Really. Don't know if I believed that. Kenneth, after all, did hunt me down and decide to pitch himself for some imaginary story I'm not going to write. Ulterior motives. Plus, he's a salesman, not going to trust that, especially since he was more focused on talking to me for five minutes than selling the tickets he had in his hand. Who knows, maybe he already sold enough for the night to not worry about pulling down an extra $70 profit for each ticket in his hand.
So, I had enough. Kenneth was nice, but it was time to survey more ground, get perhaps a more honest view of the evening's business and get inside for the game.
I tried to walk away. Kenneth was having none of that. He blurted out five or six little rhyming phrases that I can't remember at the moment. "Click it or ticket," might have been one of them. One I do remember was the last one: "If the glove don't fit, you have to acquit." Now, how this has anything to do with selling tickets, I do not know, but it did lead into his next oratorical display, which was to tell me three vulgar OJ Simpson jokes. Perhaps that's in some scalpers guidebook on how to sell tickets to white strangers, but I'm not sure. I reacted by walking away with literally no reaction on my face. He took this as a sign to keep talking, giving me his card and imploring me to call him to do a story on the time he sued the Cavs for $146 million. Yes.
Finally ridding myself of Kenneth's unquenchable desire for one-sided conversations I decided to keep my distance for the rest of my short time on the corner. That's when I heard a guy tell a fellow scalper this:
"Biggest game of the year. Right? And what are we doing. We're out here grinding. We're out here grinding away for $70."
Alright, honesty, I like it. I asked him why my friend Kenneth was having such a different perspective on the night's events.

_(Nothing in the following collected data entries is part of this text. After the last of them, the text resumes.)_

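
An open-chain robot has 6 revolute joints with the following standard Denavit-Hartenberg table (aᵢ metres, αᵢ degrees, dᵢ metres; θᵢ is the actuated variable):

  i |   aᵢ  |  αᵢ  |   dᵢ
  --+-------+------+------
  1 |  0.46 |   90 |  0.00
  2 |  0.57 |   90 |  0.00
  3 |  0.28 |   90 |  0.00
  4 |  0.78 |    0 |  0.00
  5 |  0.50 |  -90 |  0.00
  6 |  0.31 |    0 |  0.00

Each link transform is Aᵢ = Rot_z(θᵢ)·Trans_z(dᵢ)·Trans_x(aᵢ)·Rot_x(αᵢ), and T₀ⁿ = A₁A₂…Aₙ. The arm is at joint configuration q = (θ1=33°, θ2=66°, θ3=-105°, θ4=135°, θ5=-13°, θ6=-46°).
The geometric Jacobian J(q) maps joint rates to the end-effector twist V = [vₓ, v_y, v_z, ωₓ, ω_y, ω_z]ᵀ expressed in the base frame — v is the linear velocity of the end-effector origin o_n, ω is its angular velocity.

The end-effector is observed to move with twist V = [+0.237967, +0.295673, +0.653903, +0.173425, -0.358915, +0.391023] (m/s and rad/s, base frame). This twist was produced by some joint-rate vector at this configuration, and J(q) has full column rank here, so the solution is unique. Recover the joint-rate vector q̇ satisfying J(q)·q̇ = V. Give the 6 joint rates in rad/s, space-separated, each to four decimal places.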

"Come on man, it's Cleveland. This is what it is."
So, you're not killing it tonight. You're not eating steak off the profits.
"Naw man, I'm looking for $70 off these tickets. That's it."
Thought it would be good tonight.
"It is. It's fine. Come back some other time though — won't be like this."
Like the Charlotte game Saturday night?
"That'll be fine. I heard Charlotte's okay, and the weekends are always good."
So you're talking like an Oklahoma City game on a Wednesday night?
"Yeah. Exactly. You come down that night, and bring your horse."
As I've mentioned before here, you can't go to an event at the Q without being inundated with "Vote Yes on Issue 3" messages. Videos are on the scoreboard, ads are plastered everywhere, Issue 3 employees and volunteers are ubiquitous, and the owner himself, Mr. Dan Gilbert, will not let you enjoy one moment of peace until you've heard his voice proclaiming loudly that you must vote yes to keep jobs and money in Ohio.
Regardless of which way you feel about the issue of building casinos in Ohio itself, you probably also have a separate opinion on the blurry approach to good taste that Gilbert is taking in using the Q as his dedicated and personal podium for the issue. You can't blame the guy for taking advantage of a captive audience, but the levels to which he has taken it are absurd.
On opening night he gathered 200 season ticket holders into a room and did a powerpoint presentation. He's doing another one today according to a Cavs press release. This hasn't gone unnoticed around the national media either. Yahoo! chimed in today in the middle of story about the Cavs starting the season 0-2.
It isn’t the worst thing for the Cavs that they’ll stay out on the road this week because back home owner Dan Gilbert has turned Quicken Loans Arena into a campaign headquarters to get a casino gambling proposition passed in the state of Ohio. Gilbert stands to make millions upon millions building and operating casinos in the city and throughout the state. The barrage of propaganda that overtook the Cavs’ opening night loss to Boston was embarrassing and beneath the standards — however loose — of good taste in the NBA
No one should have to buy a ticket to a basketball game and watch the owner turn the event into a political rally for his own personal gain. It felt like winning Issue 3 in Ohio was far more important than beating the Celtics, and that was a distracting vibe with which to start the final season of James’ contract.